What do you do on Thanksgiving day after the last morsel of turkey is ingested and every crumb of pie is licked clean from the pie pan? Some families sit in a calorie induced haze in front of the TV watching football and shouting at a referee that can’t hear you. We don’t. We’re more into playing games as a family.
If you’re like this, too, or if you want to have a change of pace on Thanksgiving, or if you want to have a fun game for a birthday party, or if you want to just PARTY, you might want to consider gathering around the table to play the candy bar game. (I’ll give a variation on this game after I explain it in the event that eating more food after a huge Thanksgiving meal doesn’t sound very appealing.)
For this game, you’ll need at least one candy bar per person. Several extra candy bars make it even more fun. You’ll also need a pair of dice. If you have a very large group, you might want to consider having 2-3 sets of dice going at the same time. You’ll see why in a moment.
Sit in a circle around the table. Select one person to begin. She rolls the dice. If she rolls a 7 or an 11, she gets to select a candy bar from the pile that is in the center of the table. Then, she passes the dice to the person on her left.
Play continues in this manner. Everybody takes a turn rolling the dice. If they roll a 7 or an 11, they get to select a candy bar from the pile. If the group is big, the extra set of dice makes it so the players don’t have to wait so long between their turns of rolling the dice.
Once all of the candy bars are gone from the middle of the table, players rolling a 7 or an 11 can then take candy bars away from other players. Le’s say I rolled a 7 and someone in the group had an Almond Joy (which I like!). I would tell that person to give me the Almond Joy candy bar and he would have to relinquish it to me.
Play proceeds in this manner until you (grand pooh bah leader of the game) decide it’s time to move into phase two. In the second phase, players who have candy bars place them in their lap under the table out of sight from the other players.
Players take turns rolling the dice. Now comes the REAL fun! You have to pay attention to who has which candy bars! Say I rolled a 7 or an 11 and I thought that someone in the group had that coveted Almond Joy. I would ask him to give it to me. If he did not have it in his lap, I would not receive said candy bar. If he did have it, he would have to give it to me. I would then place it under the table on my lap so that others couldn’t see what I had.
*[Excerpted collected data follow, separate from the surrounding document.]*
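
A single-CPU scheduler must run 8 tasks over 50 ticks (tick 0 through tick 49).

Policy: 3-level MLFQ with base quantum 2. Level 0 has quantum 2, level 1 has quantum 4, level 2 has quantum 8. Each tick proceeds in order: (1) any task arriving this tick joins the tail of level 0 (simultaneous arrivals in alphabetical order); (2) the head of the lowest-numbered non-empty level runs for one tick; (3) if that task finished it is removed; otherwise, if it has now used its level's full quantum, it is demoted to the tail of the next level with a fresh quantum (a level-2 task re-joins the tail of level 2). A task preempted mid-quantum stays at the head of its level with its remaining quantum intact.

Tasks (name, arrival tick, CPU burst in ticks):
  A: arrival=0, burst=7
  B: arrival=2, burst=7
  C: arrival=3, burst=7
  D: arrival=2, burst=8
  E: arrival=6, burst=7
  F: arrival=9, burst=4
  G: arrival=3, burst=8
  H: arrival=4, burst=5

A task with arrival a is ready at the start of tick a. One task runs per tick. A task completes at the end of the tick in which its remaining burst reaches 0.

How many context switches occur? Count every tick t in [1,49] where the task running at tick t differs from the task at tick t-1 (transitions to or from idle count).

t=0: L0/L1/L2 = A/-/- → run A
t=1: L0/L1/L2 = A/-/- → run A
t=2: L0/L1/L2 = BD/A/- → run B
t=3: L0/L1/L2 = BDCG/A/- → run B
t=4: L0/L1/L2 = DCGH/AB/- → run D
t=5: L0/L1/L2 = DCGH/AB/- → run D
t=6: L0/L1/L2 = CGHE/ABD/- → run C
t=7: L0/L1/L2 = CGHE/ABD/- → run C
t=8: L0/L1/L2 = GHE/ABDC/- → run G
t=9: L0/L1/L2 = GHEF/ABDC/- → run G
t=10: L0/L1/L2 = HEF/ABDCG/- → run H
t=11: L0/L1/L2 = HEF/ABDCG/- → run H
t=12: L0/L1/L2 = EF/ABDCGH/- → run E
t=13: L0/L1/L2 = EF/ABDCGH/- → run E
t=14: L0/L1/L2 = F/ABDCGHE/- → run F
t=15: L0/L1/L2 = F/ABDCGHE/- → run F
t=16: L0/L1/L2 = -/ABDCGHEF/- → run A
t=17: L0/L1/L2 = -/ABDCGHEF/- → run A
t=18: L0/L1/L2 = -/ABDCGHEF/- → run A
t=19: L0/L1/L2 = -/ABDCGHEF/- → run A
t=20: L0/L1/L2 = -/BDCGHEF/A → run B
t=21: L0/L1/L2 = -/BDCGHEF/A → run B
t=22: L0/L1/L2 = -/BDCGHEF/A → run B
t=23: L0/L1/L2 = -/BDCGHEF/A → run B
t=24: L0/L1/L2 = -/DCGHEF/AB → run D
t=25: L0/L1/L2 = -/DCGHEF/AB → run D
t=26: L0/L1/L2 = -/DCGHEF/AB → run D
t=27: L0/L1/L2 = -/DCGHEF/AB → run D
t=28: L0/L1/L2 = -/CGHEF/ABD → run C
t=29: L0/L1/L2 = -/CGHEF/ABD → run C
t=30: L0/L1/L2 = -/CGHEF/ABD → run C
t=31: L0/L1/L2 = -/CGHEF/ABD → run C
t=32: L0/L1/L2 = -/GHEF/ABDC → run G
t=33: L0/L1/L2 = -/GHEF/ABDC → run G
t=34: L0/L1/L2 = -/GHEF/ABDC → run G
t=35: L0/L1/L2 = -/GHEF/ABDC → run G
t=36: L0/L1/L2 = -/HEF/ABDCG → run H
t=37: L0/L1/L2 = -/HEF/ABDCG → run H
t=38: L0/L1/L2 = -/HEF/ABDCG → run H
t=39: L0/L1/L2 = -/EF/ABDCG → run E
t=40: L0/L1/L2 = -/EF/ABDCG → run E
t=41: L0/L1/L2 = -/EF/ABDCG → run E
t=42: L0/L1/L2 = -/EF/ABDCG → run E
t=43: L0/L1/L2 = -/F/ABDCGE → run F
t=44: L0/L1/L2 = -/F/ABDCGE → run F
t=45: L0/L1/L2 = -/-/ABDCGE → run A
t=46: L0/L1/L2 = -/-/BDCGE → run B
t=47: L0/L1/L2 = -/-/DCGE → run D
t=48: L0/L1/L2 = -/-/DCGE → run D
t=49: L0/L1/L2 = -/-/CGE → run C

context switches = 19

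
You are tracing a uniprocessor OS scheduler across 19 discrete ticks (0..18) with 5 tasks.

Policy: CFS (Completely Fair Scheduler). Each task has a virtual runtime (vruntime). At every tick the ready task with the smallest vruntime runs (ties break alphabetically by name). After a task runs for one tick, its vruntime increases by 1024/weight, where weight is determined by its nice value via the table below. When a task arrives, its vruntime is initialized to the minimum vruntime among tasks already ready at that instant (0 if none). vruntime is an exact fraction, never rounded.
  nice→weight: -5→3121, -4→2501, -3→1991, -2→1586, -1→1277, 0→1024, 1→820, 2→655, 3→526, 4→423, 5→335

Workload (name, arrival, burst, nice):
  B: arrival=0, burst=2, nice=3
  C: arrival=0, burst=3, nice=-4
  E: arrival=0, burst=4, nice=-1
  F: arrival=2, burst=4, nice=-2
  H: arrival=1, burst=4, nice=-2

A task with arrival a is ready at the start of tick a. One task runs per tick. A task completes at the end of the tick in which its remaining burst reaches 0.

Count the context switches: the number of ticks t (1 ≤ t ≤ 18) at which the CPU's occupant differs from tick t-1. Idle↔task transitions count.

context switches = 17

t=0: vr[B=0 C=0 E=0] → run B
t=1: vr[B=512/263 C=0 E=0 H=0] → run C
t=2: vr[B=512/263 C=1024/2501 E=0 F=0 H=0] → run E
t=3: vr[B=512/263 C=1024/2501 E=1024/1277 F=0 H=0] → run F
t=4: vr[B=512/263 C=1024/2501 E=1024/1277 F=512/793 H=0] → run H
t=5: vr[B=512/263 C=1024/2501 E=1024/1277 F=512/793 H=512/793] → run C
t=6: vr[B=512/263 C=2048/2501 E=1024/1277 F=512/793 H=512/793] → run F
t=7: vr[B=512/263 C=2048/2501 E=1024/1277 F=1024/793 H=512/793] → run H
t=8: vr[B=512/263 C=2048/2501 E=1024/1277 F=1024/793 H=1024/793] → run E
t=9: vr[B=512/263 C=2048/2501 E=2048/1277 F=1024/793 H=1024/793] → run C
t=10: vr[B=512/263 E=2048/1277 F=1024/793 H=1024/793] → run F
t=11: vr[B=512/263 E=2048/1277 F=1536/793 H=1024/793] → run H
t=12: vr[B=512/263 E=2048/1277 F=1536/793 H=1536/793] → run E
t=13: vr[B=512/263 E=3072/1277 F=1536/793 H=1536/793] → run F
t=14: vr[B=512/263 E=3072/1277 H=1536/793] → run H
t=15: vr[B=512/263 E=3072/1277] → run B
t=16: vr[E=3072/1277] → run E
t=17: (idle)
t=18: (idle)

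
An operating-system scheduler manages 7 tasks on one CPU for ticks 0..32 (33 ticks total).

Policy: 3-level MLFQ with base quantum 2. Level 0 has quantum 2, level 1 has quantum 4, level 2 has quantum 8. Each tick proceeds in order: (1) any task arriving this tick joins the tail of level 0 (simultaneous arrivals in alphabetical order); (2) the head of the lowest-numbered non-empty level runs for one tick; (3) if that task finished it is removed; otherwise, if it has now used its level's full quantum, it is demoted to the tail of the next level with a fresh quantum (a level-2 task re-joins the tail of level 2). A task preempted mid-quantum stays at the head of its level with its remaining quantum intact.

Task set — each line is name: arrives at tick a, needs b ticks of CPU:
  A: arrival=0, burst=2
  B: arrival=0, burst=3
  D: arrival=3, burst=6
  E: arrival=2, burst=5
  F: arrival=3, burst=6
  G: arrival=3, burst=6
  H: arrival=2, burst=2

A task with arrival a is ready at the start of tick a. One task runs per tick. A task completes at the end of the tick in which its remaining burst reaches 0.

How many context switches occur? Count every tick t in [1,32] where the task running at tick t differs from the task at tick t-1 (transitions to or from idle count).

context switches = 12

t=0: L0/L1/L2 = AB/-/- → run A
t=1: L0/L1/L2 = AB/-/- → run A
t=2: L0/L1/L2 = BEH/-/- → run B
t=3: L0/L1/L2 = BEHDFG/-/- → run B
t=4: L0/L1/L2 = EHDFG/B/- → run E
t=5: L0/L1/L2 = EHDFG/B/- → run E
t=6: L0/L1/L2 = HDFG/BE/- → run H
t=7: L0/L1/L2 = HDFG/BE/- → run H
t=8: L0/L1/L2 = DFG/BE/- → run D
t=9: L0/L1/L2 = DFG/BE/- → run D
t=10: L0/L1/L2 = FG/BED/- → run F
t=11: L0/L1/L2 = FG/BED/- → run F
t=12: L0/L1/L2 = G/BEDF/- → run G
t=13: L0/L1/L2 = G/BEDF/- → run G
t=14: L0/L1/L2 = -/BEDFG/- → run B
t=15: L0/L1/L2 = -/EDFG/- → run E
t=16: L0/L1/L2 = -/EDFG/- → run E
t=17: L0/L1/L2 = -/EDFG/- → run E
t=18: L0/L1/L2 = -/DFG/- → run D
t=19: L0/L1/L2 = -/DFG/- → run D
t=20: L0/L1/L2 = -/DFG/- → run D
t=21: L0/L1/L2 = -/DFG/- → run D
t=22: L0/L1/L2 = -/FG/- → run F
t=23: L0/L1/L2 = -/FG/- → run F
t=24: L0/L1/L2 = -/FG/- → run F
t=25: L0/L1/L2 = -/FG/- → run F
t=26: L0/L1/L2 = -/G/- → run G
t=27: L0/L1/L2 = -/G/- → run G
t=28: L0/L1/L2 = -/G/- → run G
t=29: L0/L1/L2 = -/G/- → run G
t=30: (idle)
t=31: (idle)
t=32: (idle)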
So the trick is to remember who has what candy bar. Because if you ask them for it, they have to give it to you. But you might not remember who has which candy bar. This is especially tricky if you have 2-3 sets of dice going because the candy bars could be changing between players so quickly that you might not be able to keep up with who has which candy bar.
Here’s the variation that I mentioned. If just the thought of eating or playing with candy bar throws you into a tizzy fit after a huge calorie laden meal like Thanksgiving, go to a local dollar store. Instead of buying candy bars, buy little ‘prizes’ like a small toy, a bouncy ball, fun pencils, balloons, stickers, knick knacks, or what ever strikes your fancy. Then, place those in the middle of the table for people to select from when they roll a 7 or an 11.
The game ends when interest seems to wane — or whenever you (as grand pooh bah game leader) determine that it is time to change to a different game. Players may then keep what ever candy bars or toys/prize that they are holding in their lap.
One word of caution. If your grandchildren are younger than about 8 years old, they may have a hard time giving up the candy bar or the toy that they got when they rolled a 7 or an 11. You might have to explain to the child before the game starts that in they end, she WILL end up with a candy bar or a toy.
And, then at the end of the game, let her choose one toy/candy bar from any other player and allow her to keep it (especially if she didn’t end up with anything in her lap!). You might even have to determine a way to make it fair to the players if some don’t end up with something — such as having extra candy bars or prizes that could be given out at the end.
The purpose of the game is to have some fun and make it so that everybody ends up happy — and not for someone to end up being the candy bar hog!
You could play this game as you gather on a Sunday evening as a family. Or for a grandchild’s birthday party. Or just whenever the grand chickabiddies come for a visit and you need to find something to do to keep them from getting bored.